Fils d’Elkana l’Ephraïmite et d’Anne sa seconde femme, Samuel (hébreu Chemouel), consacré à Dieu dès son enfance, est élevé au sanctuaire de Silo où se trouve l’arche dont le prêtre Héli est gardien. Il ne tarde pas à succéder à ce dernier comme juge en Israël, aux sombres jours où l’arche était tombée aux mains des Philistins (1 Samuel 1-6). Sous l’impulsion de Samuel, Israël reprend courage et les Philistins sont battus à Ében-Ezer (1 Samuel 7). À la suite de ces événements le peuple demande un roi, souhait impie selon 1 Samuel 8, ordre de JHVH lui-même, dit 1 Samuel 9.16. Ayant rencontré le Benjaminite Saül fils de Kis, Samuel le persuade de cette mission et le présente à l’assemblée de Guilgal comme l’élu de JHVH (1 Samuel 9 ; 1 Samuel 10). Après les premiers exploits du jeune chef, Samuel se désiste de ses fonctions, non sans rendre le peuple attentif aux droits du souverain et aux devoirs des sujets à son égard (1 Samuel 11 ; 1 Samuel 12). Après une lutte glorieuse contre les Philistins (1 Samuel 13 ; 1 Samuel 14) où s’illustre son fils Jonathan, Saül attaque les Amalécites. Il épargne le roi et une grande partie du butin. Cette désobéissance aux strictes prescriptions de Samuel entraîne le rejet de Saül (1 Samuel 15). Sur l’ordre de JHVH, Samuel cherche et trouve un autre chef en la personne de David fils d’Isaï, de Bethléhem, qu’il oint séance tenante (1 Samuel 16). Dès lors il disparaît de la scène. Sa mort est signalée 1 Samuel 25.1 ; et c’est son ombre qu’évoque la pythonisse d’Endor, à la demande de Saül, la veille de la bataille de Guilboa (1 Samuel 28 et suivants).

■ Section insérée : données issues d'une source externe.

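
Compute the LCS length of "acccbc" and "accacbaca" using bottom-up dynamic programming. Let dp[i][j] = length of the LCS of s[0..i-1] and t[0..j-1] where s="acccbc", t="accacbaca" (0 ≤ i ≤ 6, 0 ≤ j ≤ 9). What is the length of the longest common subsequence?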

Malgré leurs données parfois contradictoires et tendancieuses, ces pages nous permettent de déterminer le rôle prépondérant de Samuel à cette heure grave de l’histoire d’Israël.
À peu près à l’époque où Israël conquit Canaan, c’est-à-dire vers 1200 avant Jésus-Christ, les Philistins, venus probablement du sud de l’Asie Mineure, occupèrent la région maritime, de la frontière d’Égypte au Carmel. Leur intérêt les poussait à étendre leur domination vers le nord-est, le long de la route des caravanes d’Égypte à Damas. Mais ils se heurtaient là à Israël, qui tenait les montagnes et la plaine de Jizréel. Les conflits incessants (comparez l’histoire légendaire de Samson) mirent finalement Israël dans une situation très précaire. Les Philistins s’emparèrent de l’arche de JHVH, occupèrent certains cantons d’Éphraïm et de Benjamin et établirent des garnisons aux points stratégiques les plus importants.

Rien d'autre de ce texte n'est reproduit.